A Single-Loop Deep Actor-Critic Algorithm for Constrained Reinforcement Learning with Provable Convergence
Kexuan Wang, An Liu, Baishuo Lin
TL;DR
The paper tackles constrained reinforcement learning for continuous-control CMDPs by proposing SLDAC, a single-loop deep actor-critic framework that uses CSSCA for the actor and a limited-iteration, observation-reuse critic update to drastically reduce environment interactions. It provides theoretical guarantees, proving almost-sure convergence to a KKT point and establishing asymptotic surrogate-function consistency with finite-time convergence rates for the critic networks. The approach relies on dual critics, TD learning, and carefully designed step-size schedules to manage bias from the single-loop design.
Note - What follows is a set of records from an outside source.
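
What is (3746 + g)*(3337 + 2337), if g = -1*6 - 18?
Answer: 21118628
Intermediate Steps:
g = -24 (g = -6 - 18 = -24)
(3746 + g)*(3337 + 2337) = (3746 - 24)*(3337 + 2337) = 3722*5674 = 21118628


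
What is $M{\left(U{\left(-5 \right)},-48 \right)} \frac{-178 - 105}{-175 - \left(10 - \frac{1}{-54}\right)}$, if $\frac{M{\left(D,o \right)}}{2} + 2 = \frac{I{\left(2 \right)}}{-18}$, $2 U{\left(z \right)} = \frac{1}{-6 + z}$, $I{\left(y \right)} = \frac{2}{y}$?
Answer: $- \frac{62826}{9991} \approx -6.2883$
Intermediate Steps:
$U{\left(z \right)} = \frac{1}{2 \left(-6 + z\right)}$
$M{\left(D,o \right)} = - \frac{37}{9}$ ($M{\left(D,o \right)} = -4 + 2 \frac{2 \cdot \frac{1}{2}}{-18} = -4 + 2 \cdot 2 \cdot \frac{1}{2} \left(- \frac{1}{18}\right) = -4 + 2 \cdot 1 \left(- \frac{1}{18}\right) = -4 + 2 \left(- \frac{1}{18}\right) = -4 - \frac{1}{9} = - \frac{37}{9}$)
$M{\left(U{\left(-5 \right)},-48 \right)} \frac{-178 - 105}{-175 - \left(10 - \frac{1}{-54}\right)} = - \frac{37 \frac{-178 - 105}{-175 - \left(10 - \frac{1}{-54}\right)}}{9} = - \frac{37 \left(- \frac{283}{-175 - \frac{541}{54}}\right)}{9} = - \frac{37 \left(- \frac{283}{- \frac{9991}{54}}\right)}{9} = - \frac{37 \left(\left(-283\right) \left(- \frac{54}{9991}\right)\right)}{9} = \left(- \frac{37}{9}\right) \frac{15282}{9991} = - \frac{62826}{9991}$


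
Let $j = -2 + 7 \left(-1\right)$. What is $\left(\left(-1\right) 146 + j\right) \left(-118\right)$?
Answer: $18290$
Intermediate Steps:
$j = -9$ ($j = -2 - 7 = -9$)
$\left(\left(-1\right) 146 + j\right) \left(-118\right) = \left(\left(-1\right) 146 - 9\right) \left(-118\right) = \left(-146 - 9\right) \left(-118\right) = \left(-155\right) \left(-118\right) = 18290$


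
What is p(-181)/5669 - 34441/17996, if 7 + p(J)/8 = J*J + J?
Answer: 408565785/9274484 ≈ 44.053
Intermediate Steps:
p(J) = -56 + 8*J + 8*J**2 (p(J) = -56 + 8*(J*J + J) = -56 + 8*(J**2 + J) = -56 + 8*(J + J**2) = -56 + (8*J + 8*J**2) = -56 + 8*J + 8*J**2)
p(-181)/5669 - 34441/17996 = (-56 + 8*(-181) + 8*(-181)**2)/5669 - 34441/17996 = (-56 - 1448 + 8*32761)*(1/5669) - 34441*1/17996 = (-56 - 1448 + 262088)*(1/5669) - 3131/1636 = 260584*(1/5669) - 3131/1636 = 260584/5669 - 3131/1636 = 408565785/9274484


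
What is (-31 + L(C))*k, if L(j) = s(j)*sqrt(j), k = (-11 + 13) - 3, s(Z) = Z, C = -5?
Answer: 31 + 5*I*sqrt(5) ≈ 31.0 + 11.18*I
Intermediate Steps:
k = -1 (k = 2 - 3 = -1)
L(j) = j**(3/2) (L(j) = j*sqrt(j) = j**(3/2))
(-31 + L(C))*k = (-31 + (-5)**(3/2))*(-1) = (-31 - 5*I*sqrt(5))*(-1) = 31 + 5*I*sqrt(5)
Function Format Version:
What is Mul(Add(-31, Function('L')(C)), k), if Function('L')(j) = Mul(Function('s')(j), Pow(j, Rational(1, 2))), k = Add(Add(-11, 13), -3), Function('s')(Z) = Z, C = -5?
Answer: Add(31, Mul(5, I, Pow(5, Rational(1, 2)))) ≈ Add(31.000, Mul(11.180, I))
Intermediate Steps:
k = -1 (k = Add(2, -3) = -1)
Function('L')(j) = Pow(j, Rational(3, 2)) (Function('L')(j) = Mul(j, Pow(j, Rational(1, 2))) = Pow(j, Rational(3, 2)))
Mul(Add(-31, Function('L')(C)), k) = Mul(Add(-31, Pow(-5, Rational(3, 2))), -1) = Mul(Add(-31, Mul(-5, I, Pow(5, Rational(1, 2)))), -1) = Add(31, Mul(5, I, Pow(5, Rational(1, 2))))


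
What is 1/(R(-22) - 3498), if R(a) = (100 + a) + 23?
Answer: -1/3397 ≈ -0.00029438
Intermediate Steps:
R(a) = 123 + a
1/(R(-22) - 3498) = 1/((123 - 22) - 3498) = 1/(101 - 3498) = 1/(-3397) = -1/3397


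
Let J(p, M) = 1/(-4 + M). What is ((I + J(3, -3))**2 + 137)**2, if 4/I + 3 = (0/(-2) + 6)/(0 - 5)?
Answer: 3714414916/194481 ≈ 19099.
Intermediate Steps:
I = -20/21 (I = 4/(-3 + (0/(-2) + 6)/(0 - 5)) = 4/(-3 + (0*(-1/2) + 6)/(-5)) = 4/(-3 + (0 + 6)*(-1/5)) = 4/(-3 + 6*(-1/5)) = 4/(-3 - 6/5) = 4/(-21/5) = 4*(-5/21) = -20/21 ≈ -0.95238)
((I + J(3, -3))**2 + 137)**2 = ((-20/21 + 1/(-4 - 3))**2 + 137)**2 = ((-20/21 + 1/(-7))**2 + 137)**2 = ((-20/21 - 1/7)**2 + 137)**2 = ((-23/21)**2 + 137)**2 = (529/441 + 137)**2 = (60946/441)**2 = 3714414916/194481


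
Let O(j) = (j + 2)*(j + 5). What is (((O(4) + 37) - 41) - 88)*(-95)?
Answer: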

Empirically, SLDAC outperforms baselines in three CRL domains (delay-constrained power control, safe robot navigation, and constrained LQR) while achieving significantly lower interaction costs.
Abstract
Deep Actor-Critic algorithms, which combine Actor-Critic with deep neural network (DNN), have been among the most prevalent reinforcement learning algorithms for decision-making problems in simulated environments. However, the existing deep Actor-Critic algorithms are still not mature to solve realistic problems with non-convex stochastic constraints and high cost to interact with the environment. In this paper, we propose a single-loop deep Actor-Critic (SLDAC) algorithmic framework for general constrained reinforcement learning (CRL) problems. In the actor step, the constrained stochastic successive convex approximation (CSSCA) method is applied to handle the non-convex stochastic objective and constraints. In the critic step, the critic DNNs are only updated once or a few finite times for each iteration, which simplifies the algorithm to a single-loop framework (the existing works require a sufficient number of updates for the critic step to ensure a good enough convergence of the inner loop for each iteration). Moreover, the variance of the policy gradient estimation is reduced by reusing observations from the old policy. The single-loop design and the observation reuse effectively reduce the agent-environment interaction cost and computational complexity. In spite of the biased policy gradient estimation incurred by the single-loop design and observation reuse, we prove that the SLDAC with a feasible initial point can converge to a Karush-Kuhn-Tuker (KKT) point of the original problem almost surely. Simulations show that the SLDAC algorithm can achieve superior performance with much lower interaction cost.